I have a love-hate relationship with Fashion Week and all that it entails. On the one hand, my back hurts, my feet hurt, and I’m exhausted and feeling more than a little insecure about my clothing and general appearance. On the other hand, I’m mesmerized by all of the beautiful and amazing things surrounding me: the luscious fabrics, the impeccable tailoring, the theatricality of the runway show. One of my favorite parts of every show is the very end when the designer comes out to wave to the crowd. He or she usually looks frazzled and fried, but that’s when I clap the loudest because I know how many endless hours of work go into these productions and I know that everything rides on how the designs will be received. So I receive them enthusiastically.
My first show on the last day of London Fashion Week was Aminaka Wilmont, otherwise known as Maki Aminaka and Marcus Wilmont. Their Autumn/Winter 2008 collection, entitled Vector XXY, was inspired by the 80’s cult movie Tron and the show’s music can best be described as “science fiction heavy metal.” The super structured designs included high collars, sharply angled shoulders, bold cutouts, and cutaway coats. The designers chose jersey, wool, crepe de chine, and leather fabrics and worked in a black, white, and grey color palette (with red making a guest appearance toward the end). One of the standout pieces for me was a simple tailored dress with a shoulder-width wing-like piece fashioned out of pleated leather attached to the back. I have no idea what the final three looks were because I was so distracted by the headgear. The last models wore leather hoods with long “wires” that stuck out from the top of each hood, looped around, and reattached in random points on the hoods. The perfect conclusion to a sci-fi themed show.

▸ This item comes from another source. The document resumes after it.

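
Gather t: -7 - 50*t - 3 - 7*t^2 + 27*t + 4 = -7*t^2 - 23*t - 6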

After Aminaka Wilmont, I headed down the street for the Horace show. Horace, by Adam Entwhistle and Emma Hales, is an established, anti-mainstream, nouveau punk label. Both men and women came down the runway wearing layered tees and hoodies, cutout leggings and jeans. Many of the jackets and pants that would have been fashioned out of leather in “classic punk” were remand with PVC for a contemporary touch. Quite a lot of painstaking detail was evident in the Autumn/Winter 2008 collection, from the hand-dyed and hand-printed pieces to the loosely woven, laddered knits and the shiny fishnet hand-knotted out of thin strips of PVC. The outerwear selections were pierced with over a thousand bits of shrapnel. Very punk rock.